Era presente al sopralluogo anche il Presidente della Commissione Ecomafie Stefano Vignaroli, sulla base dei protocolli d’intesa con il Comune di Napoli e Assobioplastiche.

A seguito degli accertamenti gli agenti hanno rilevato che l’azienda aveva in essere un’attività di produzione di buste di plastica sia certificate ai sensi della compostabilità e biodegradabilità secondo la norma UNI en 13432/2002 che buste prodotte in plastica tradizionale quindi illegali e destinate, come da accertamenti effettuati sui documenti fiscali, al mercato nazionale italiano.
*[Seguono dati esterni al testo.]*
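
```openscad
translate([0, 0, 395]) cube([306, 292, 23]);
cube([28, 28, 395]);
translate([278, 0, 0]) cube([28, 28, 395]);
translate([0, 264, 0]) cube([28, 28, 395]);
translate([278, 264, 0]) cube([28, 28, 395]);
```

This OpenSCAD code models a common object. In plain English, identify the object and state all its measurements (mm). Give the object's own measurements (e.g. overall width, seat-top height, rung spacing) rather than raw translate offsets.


A four-legged stool. The seat is a 306×292×23 mm slab whose top surface is at z = 418 mm; four square legs, each 28×28 mm in cross-section, run from the floor (z = 0) to the underside of the seat, each flush with a corner of the seat.


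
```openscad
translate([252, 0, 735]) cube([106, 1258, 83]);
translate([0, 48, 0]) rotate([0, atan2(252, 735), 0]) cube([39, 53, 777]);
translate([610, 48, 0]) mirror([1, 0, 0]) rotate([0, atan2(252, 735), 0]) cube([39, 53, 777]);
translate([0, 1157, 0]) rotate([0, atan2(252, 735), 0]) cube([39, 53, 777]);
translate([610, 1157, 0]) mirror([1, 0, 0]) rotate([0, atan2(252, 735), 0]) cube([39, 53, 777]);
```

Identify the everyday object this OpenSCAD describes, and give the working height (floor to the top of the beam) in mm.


A sawhorse. The overall height is 818 mm.

A beam across two mirrored pairs of raked legs — a sawhorse. The beam's underside is at z = 735 (matching the legs' vertical rise in atan2(252, 735)) and the beam is 83 mm tall, so its top is at 735 + 83 = 818 mm. The raked legs top out at the beam's underside, so that is the highest point.


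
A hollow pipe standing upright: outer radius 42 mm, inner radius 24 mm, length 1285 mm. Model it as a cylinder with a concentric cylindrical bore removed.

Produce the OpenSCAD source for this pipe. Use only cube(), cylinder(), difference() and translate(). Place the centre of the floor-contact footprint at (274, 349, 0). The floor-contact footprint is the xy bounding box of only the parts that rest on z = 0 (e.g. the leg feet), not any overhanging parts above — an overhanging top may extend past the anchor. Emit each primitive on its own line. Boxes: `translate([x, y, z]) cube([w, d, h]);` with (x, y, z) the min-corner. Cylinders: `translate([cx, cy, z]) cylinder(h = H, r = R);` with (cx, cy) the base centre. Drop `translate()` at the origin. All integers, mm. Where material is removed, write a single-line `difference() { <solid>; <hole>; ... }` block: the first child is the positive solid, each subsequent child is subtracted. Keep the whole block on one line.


difference() { translate([274, 349, 0]) cylinder(h = 1285, r = 42); translate([274, 349, 0]) cylinder(h = 1285, r = 24); }


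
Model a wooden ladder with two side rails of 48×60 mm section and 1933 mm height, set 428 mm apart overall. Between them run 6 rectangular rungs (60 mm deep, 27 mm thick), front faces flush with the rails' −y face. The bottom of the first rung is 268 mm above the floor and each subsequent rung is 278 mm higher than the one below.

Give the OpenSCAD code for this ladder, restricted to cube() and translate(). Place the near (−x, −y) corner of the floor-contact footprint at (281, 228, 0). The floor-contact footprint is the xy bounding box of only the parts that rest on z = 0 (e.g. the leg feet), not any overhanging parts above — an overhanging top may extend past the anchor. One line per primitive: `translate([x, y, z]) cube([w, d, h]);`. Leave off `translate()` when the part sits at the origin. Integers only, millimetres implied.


translate([281, 228, 0]) cube([48, 60, 1933]);
translate([661, 228, 0]) cube([48, 60, 1933]);
translate([329, 228, 268]) cube([332, 60, 27]);
translate([329, 228, 546]) cube([332, 60, 27]);
translate([329, 228, 824]) cube([332, 60, 27]);
translate([329, 228, 1102]) cube([332, 60, 27]);
translate([329, 228, 1380]) cube([332, 60, 27]);
translate([329, 228, 1658]) cube([332, 60, 27]);


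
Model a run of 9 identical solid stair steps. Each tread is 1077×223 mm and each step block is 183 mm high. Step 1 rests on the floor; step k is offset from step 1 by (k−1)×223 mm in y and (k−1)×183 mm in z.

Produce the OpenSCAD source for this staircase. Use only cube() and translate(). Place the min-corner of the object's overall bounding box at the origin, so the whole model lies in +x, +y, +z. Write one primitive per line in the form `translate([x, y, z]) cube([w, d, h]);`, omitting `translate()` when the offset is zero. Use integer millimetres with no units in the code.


cube([1077, 223, 183]);
translate([0, 223, 183]) cube([1077, 223, 183]);
translate([0, 446, 366]) cube([1077, 223, 183]);
translate([0, 669, 549]) cube([1077, 223, 183]);
translate([0, 892, 732]) cube([1077, 223, 183]);
translate([0, 1115, 915]) cube([1077, 223, 183]);
translate([0, 1338, 1098]) cube([1077, 223, 183]);
translate([0, 1561, 1281]) cube([1077, 223, 183]);
translate([0, 1784, 1464]) cube([1077, 223, 183]);


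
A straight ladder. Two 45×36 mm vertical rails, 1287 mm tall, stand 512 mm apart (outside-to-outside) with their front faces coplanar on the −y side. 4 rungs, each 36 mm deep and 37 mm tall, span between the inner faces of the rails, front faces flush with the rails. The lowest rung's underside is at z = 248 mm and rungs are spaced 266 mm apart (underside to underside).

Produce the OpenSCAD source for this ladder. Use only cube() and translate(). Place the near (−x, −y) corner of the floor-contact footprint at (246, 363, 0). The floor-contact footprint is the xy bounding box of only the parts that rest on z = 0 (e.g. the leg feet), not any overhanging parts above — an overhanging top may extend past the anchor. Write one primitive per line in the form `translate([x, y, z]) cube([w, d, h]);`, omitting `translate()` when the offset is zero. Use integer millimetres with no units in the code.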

Pertanto venivano sequestrati 32 cartoni contenenti in totale 320 kg circa di borse in plastica non biodegradabili e non compostabili. Inoltre le medesime borse non rientravano neanche nella tipologia di riutilizzabili perché prive delle indicazioni di legge obbligatorie.

Contemporaneamente, avendo provveduto a visionare l’intera documentazione attestante le autorizzazioni per la produzione di materie plastiche, gli agenti hanno constatato la mancanza dell’autorizzazione unica ambientale necessaria per rendere operativo l’opificio.

Pertanto hanno proceduto al sequestro penale Artt. 279 e 124 c.7 Dlgs 152/06, dei locali e delle attrezzature in esso contenute, utili alla produzione delle borse oltre che alla lavorazione delle materie prime.

Il titolare veniva denunciato all’Autorità Giudiziaria e multato con una ammenda che va da un minimo di 2.500€ ad un massimo di 25.000€. I locali venivano sequestrati ma lasciati liberi per la parte della commercializzazione delle borse già finite e presenti nel deposito che rispettano la normativa di mercato. Le attività si sono concluse sotto la visione dei componenti della commissione Ecomafie.